One of the keys to successful health care innovation is the freeing-up of data, according to Todd Park, chief technology officer for the federal HHS.
“We are working on so many exciting things right now, but the initiative we’re most excited about is the health data initiative,” Park said. “We are unleashing the power of open data and open innovation.”
Park was one of a group of experts who convened in Sacramento Wednesday for a health information technology forum put on by the Center for Health Improvement.

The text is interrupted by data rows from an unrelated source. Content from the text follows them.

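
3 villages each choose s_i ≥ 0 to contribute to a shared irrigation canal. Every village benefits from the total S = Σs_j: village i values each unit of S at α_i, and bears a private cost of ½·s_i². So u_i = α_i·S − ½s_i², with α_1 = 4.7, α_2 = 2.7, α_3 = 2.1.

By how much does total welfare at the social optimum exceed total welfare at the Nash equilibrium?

Village i's FOC: ∂u_i/∂s_i = α_i − s_i = 0, so s_i* = α_i.
NE contributions = (4.7, 2.7, 2.1); S = 9.5.
W^NE = (Σα)·S − ½Σα_i² = 9.5² − ½·33.79 = 73.355.
Planner sets s_i = Σα_j = 9.5 for every i, so S^SO = 3·9.5 = 28.5.
W^SO = (Σα)·S^SO − ½·3·(Σα)² = (3/2)·9.5² = 135.375.
Deadweight loss = W^SO − W^NE = 62.02.

62.02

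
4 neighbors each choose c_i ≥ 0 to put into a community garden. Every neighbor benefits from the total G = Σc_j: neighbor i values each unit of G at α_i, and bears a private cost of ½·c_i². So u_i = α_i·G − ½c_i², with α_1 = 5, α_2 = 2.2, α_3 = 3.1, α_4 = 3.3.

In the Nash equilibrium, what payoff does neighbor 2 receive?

Neighbor i's FOC: ∂u_i/∂c_i = α_i − c_i = 0, so c_i* = α_i.
NE contributions = (5, 2.2, 3.1, 3.3); G = 13.6.
u_2 = α_2·G − ½·(c_2)² = 2.2·13.6 − ½·2.2² = 27.5.

27.5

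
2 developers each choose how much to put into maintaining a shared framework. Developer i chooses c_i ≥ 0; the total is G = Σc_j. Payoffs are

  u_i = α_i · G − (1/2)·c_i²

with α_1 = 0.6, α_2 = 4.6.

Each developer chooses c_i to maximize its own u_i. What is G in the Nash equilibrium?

5.2

Developer i's FOC: ∂u_i/∂c_i = α_i − c_i = 0, so c_i* = α_i.
NE contributions = (0.6, 4.6); G = 5.2.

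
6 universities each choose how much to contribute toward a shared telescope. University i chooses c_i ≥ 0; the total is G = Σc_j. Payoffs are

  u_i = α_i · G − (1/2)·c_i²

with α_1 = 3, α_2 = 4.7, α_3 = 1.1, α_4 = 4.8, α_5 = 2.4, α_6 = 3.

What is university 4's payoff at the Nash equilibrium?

79.68

University i's FOC: ∂u_i/∂c_i = α_i − c_i = 0, so c_i* = α_i.
NE contributions = (3, 4.7, 1.1, 4.8, 2.4, 3); G = 19.
u_4 = α_4·G − ½·(c_4)² = 4.8·19 − ½·4.8² = 79.68.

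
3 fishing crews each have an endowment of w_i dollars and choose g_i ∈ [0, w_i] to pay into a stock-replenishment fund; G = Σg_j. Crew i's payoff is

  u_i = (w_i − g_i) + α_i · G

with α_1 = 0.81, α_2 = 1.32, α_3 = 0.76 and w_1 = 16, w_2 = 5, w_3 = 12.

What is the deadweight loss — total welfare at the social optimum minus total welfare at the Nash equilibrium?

∂u_i/∂g_i = α_i − 1, so crew i contributes w_i if α_i > 1, else 0.
α_i > 1 for i ∈ {2}; NE contributions (0, 5, 0), G = 5.
W^NE = Σw_i − G^NE + (Σα_i)·G^NE = 33 + 1.89·5 = 42.45.
Planner: ∂(Σu_j)/∂g_i = Σα_j − 1 = 1.89 > 0, so everyone contributes w_i; G^SO = 33, W^SO = 33 + 1.89·33 = 95.37.
Deadweight loss = 52.92.

52.92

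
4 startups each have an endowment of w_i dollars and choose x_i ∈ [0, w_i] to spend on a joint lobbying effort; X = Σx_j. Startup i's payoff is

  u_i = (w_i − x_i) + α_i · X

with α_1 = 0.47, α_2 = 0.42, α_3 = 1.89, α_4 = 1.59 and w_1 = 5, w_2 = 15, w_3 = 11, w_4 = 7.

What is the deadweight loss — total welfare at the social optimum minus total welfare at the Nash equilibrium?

∂u_i/∂x_i = α_i − 1, so startup i contributes w_i if α_i > 1, else 0.
α_i > 1 for i ∈ {3, 4}; NE contributions (0, 0, 11, 7), X = 18.
W^NE = Σw_i − X^NE + (Σα_i)·X^NE = 38 + 3.37·18 = 98.66.
Planner: ∂(Σu_j)/∂x_i = Σα_j − 1 = 3.37 > 0, so everyone contributes w_i; X^SO = 38, W^SO = 38 + 3.37·38 = 166.06.
Deadweight loss = 67.4.

67.4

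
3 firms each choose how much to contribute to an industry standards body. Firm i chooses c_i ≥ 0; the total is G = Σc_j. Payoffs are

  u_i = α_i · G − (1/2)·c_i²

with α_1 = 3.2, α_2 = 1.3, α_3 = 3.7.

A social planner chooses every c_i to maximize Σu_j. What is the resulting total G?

Planner FOC: ∂(Σu_j)/∂c_i = (Σα_j) − c_i = 0, so c_i^SO = Σα_j = 8.2 for every i; G^SO = 24.6.

24.6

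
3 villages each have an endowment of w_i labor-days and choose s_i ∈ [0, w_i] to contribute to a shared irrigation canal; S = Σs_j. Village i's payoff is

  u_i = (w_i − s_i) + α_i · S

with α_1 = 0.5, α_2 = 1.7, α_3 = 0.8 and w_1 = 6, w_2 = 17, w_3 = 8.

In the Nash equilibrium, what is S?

17

∂u_i/∂s_i = α_i − 1, so village i contributes w_i if α_i > 1, else 0.
α_i > 1 for i ∈ {2}; NE contributions (0, 17, 0), S = 17.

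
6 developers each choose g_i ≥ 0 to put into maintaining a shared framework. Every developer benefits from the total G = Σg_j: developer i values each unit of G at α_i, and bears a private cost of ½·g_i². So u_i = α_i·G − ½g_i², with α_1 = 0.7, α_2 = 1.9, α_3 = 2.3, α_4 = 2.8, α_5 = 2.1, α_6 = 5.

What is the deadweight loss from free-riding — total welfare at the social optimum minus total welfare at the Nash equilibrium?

Developer i's FOC: ∂u_i/∂g_i = α_i − g_i = 0, so g_i* = α_i.
NE contributions = (0.7, 1.9, 2.3, 2.8, 2.1, 5); G = 14.8.
W^NE = (Σα)·G − ½Σα_i² = 14.8² − ½·46.64 = 195.72.
Planner sets g_i = Σα_j = 14.8 for every i, so G^SO = 6·14.8 = 88.8.
W^SO = (Σα)·G^SO − ½·6·(Σα)² = (6/2)·14.8² = 657.12.
Deadweight loss = W^SO − W^NE = 461.4.

461.4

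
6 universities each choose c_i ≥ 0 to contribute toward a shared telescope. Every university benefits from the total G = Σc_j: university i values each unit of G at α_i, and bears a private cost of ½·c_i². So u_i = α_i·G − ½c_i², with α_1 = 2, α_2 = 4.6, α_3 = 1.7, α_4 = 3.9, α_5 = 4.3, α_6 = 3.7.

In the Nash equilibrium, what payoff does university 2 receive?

University i's FOC: ∂u_i/∂c_i = α_i − c_i = 0, so c_i* = α_i.
NE contributions = (2, 4.6, 1.7, 3.9, 4.3, 3.7); G = 20.2.
u_2 = α_2·G − ½·(c_2)² = 4.6·20.2 − ½·4.6² = 82.34.

82.34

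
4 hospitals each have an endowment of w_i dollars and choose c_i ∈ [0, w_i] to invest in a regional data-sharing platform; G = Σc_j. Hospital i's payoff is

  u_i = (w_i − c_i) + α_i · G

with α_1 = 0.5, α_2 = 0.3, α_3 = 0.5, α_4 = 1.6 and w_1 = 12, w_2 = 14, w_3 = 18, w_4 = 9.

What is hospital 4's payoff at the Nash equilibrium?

∂u_i/∂c_i = α_i − 1, so hospital i contributes w_i if α_i > 1, else 0.
α_i > 1 for i ∈ {4}; NE contributions (0, 0, 0, 9), G = 9.
u_4 = (9 − 9) + 1.6·9 = 14.4.

14.4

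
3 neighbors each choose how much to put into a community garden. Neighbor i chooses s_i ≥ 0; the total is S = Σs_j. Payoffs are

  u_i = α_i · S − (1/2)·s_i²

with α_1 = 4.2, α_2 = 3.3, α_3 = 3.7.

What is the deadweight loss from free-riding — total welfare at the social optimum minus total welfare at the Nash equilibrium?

Neighbor i's FOC: ∂u_i/∂s_i = α_i − s_i = 0, so s_i* = α_i.
NE contributions = (4.2, 3.3, 3.7); S = 11.2.
W^NE = (Σα)·S − ½Σα_i² = 11.2² − ½·42.22 = 104.33.
Planner sets s_i = Σα_j = 11.2 for every i, so S^SO = 3·11.2 = 33.6.
W^SO = (Σα)·S^SO − ½·3·(Σα)² = (3/2)·11.2² = 188.16.
Deadweight loss = W^SO − W^NE = 83.83.

83.83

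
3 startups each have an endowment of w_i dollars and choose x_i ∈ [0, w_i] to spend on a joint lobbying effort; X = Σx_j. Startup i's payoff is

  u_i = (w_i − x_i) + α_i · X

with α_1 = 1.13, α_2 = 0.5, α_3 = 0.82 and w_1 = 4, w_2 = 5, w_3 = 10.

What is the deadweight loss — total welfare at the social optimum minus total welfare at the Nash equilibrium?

21.75

∂u_i/∂x_i = α_i − 1, so startup i contributes w_i if α_i > 1, else 0.
α_i > 1 for i ∈ {1}; NE contributions (4, 0, 0), X = 4.
W^NE = Σw_i − X^NE + (Σα_i)·X^NE = 19 + 1.45·4 = 24.8.
Planner: ∂(Σu_j)/∂x_i = Σα_j − 1 = 1.45 > 0, so everyone contributes w_i; X^SO = 19, W^SO = 19 + 1.45·19 = 46.55.
Deadweight loss = 21.75.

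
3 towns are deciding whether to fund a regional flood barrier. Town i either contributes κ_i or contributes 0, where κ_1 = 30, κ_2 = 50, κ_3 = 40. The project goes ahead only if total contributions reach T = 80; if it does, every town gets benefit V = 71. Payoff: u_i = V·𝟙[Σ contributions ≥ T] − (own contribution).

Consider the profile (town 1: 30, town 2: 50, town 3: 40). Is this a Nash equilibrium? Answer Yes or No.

No

Total = 120 ≥ 80: provided.
Town 1 (pledges 30, payoff 41): dropping to 0 → total 90, payoff 71. Profitable deviation.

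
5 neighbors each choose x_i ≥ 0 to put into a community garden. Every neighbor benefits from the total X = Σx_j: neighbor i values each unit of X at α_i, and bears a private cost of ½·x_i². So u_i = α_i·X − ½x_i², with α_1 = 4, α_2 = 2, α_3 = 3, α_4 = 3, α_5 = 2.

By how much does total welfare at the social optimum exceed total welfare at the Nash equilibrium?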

One of the co-sponsors was the California HealthCare Foundation, which publishes California Healthline.
The idea, Park said, is to make health information data more available, and then letting American innovators use the information to improve health care across the country.
“It’s incredibly simple and incredibly cheap,” Park said. “We’re taking existing data and making it more accessible, into machine readable data, which just means taking it out of PDFs and into XML or Excel spreadsheets.”
Park has a long list of innovations that have sprung from this open-data approach, including seeing patient satisfaction numbers show up on the online Bing search engine page, when people research where to go to get health care. The public health applications are endless, he said, such as the app that links GPS data to asthma medication use that helps people identify the recurring asthma-inducing trouble spots in their day.
The question for California is: Can this same approach be taken on a statewide level?
The short answer is yes, according to Andy Krackov of the Lucile Packard Foundation for Children’s Health: “If the federal government can do it, then we can, too,” he said.
But it could be a little trickier than what the feds are doing, according to panelist Toby Ewing, a consultant with the state Senate Governance and Finance Committee.
“The value of information that California has is more useful than the information that finds its way to federal agencies,” Ewing said. “In some ways, we have much more detailed and nuanced information.”
That doesn’t mean it’s not doable, but it will take some thought, he said. “We have to do something differently,” Ewing said. “I donât know if we’ve come to that level yet. … There’s this realization that harnessing information will help us. But we’re just not at this tipping point yet.”
In general, there is a willingness to “free the data” — but carefully, according to Ron Spingarn of the California Office of Statewide Health Planning and Development.
“The devil’s in the details, and the details are in data,” he said. “It is important to tease out what the intent of the original law was, and what the intent of the original data was. I think there’s a conflict between someone’s great intentions, and the reason some data laws were generated in the first place.”
Park’s advice was: “Start small. Take all the data that you have on PDFs, that are public documents right now, and change them to Excel or XML. And start from there.”
Some panelists said that sounded good to them.
“We sometimes see data sharing as an impossible challenge,” Ewing said. “But we’d like to figure out. How do we design the rules to help rather than make things harder? How do we design the rules to make the job easier?”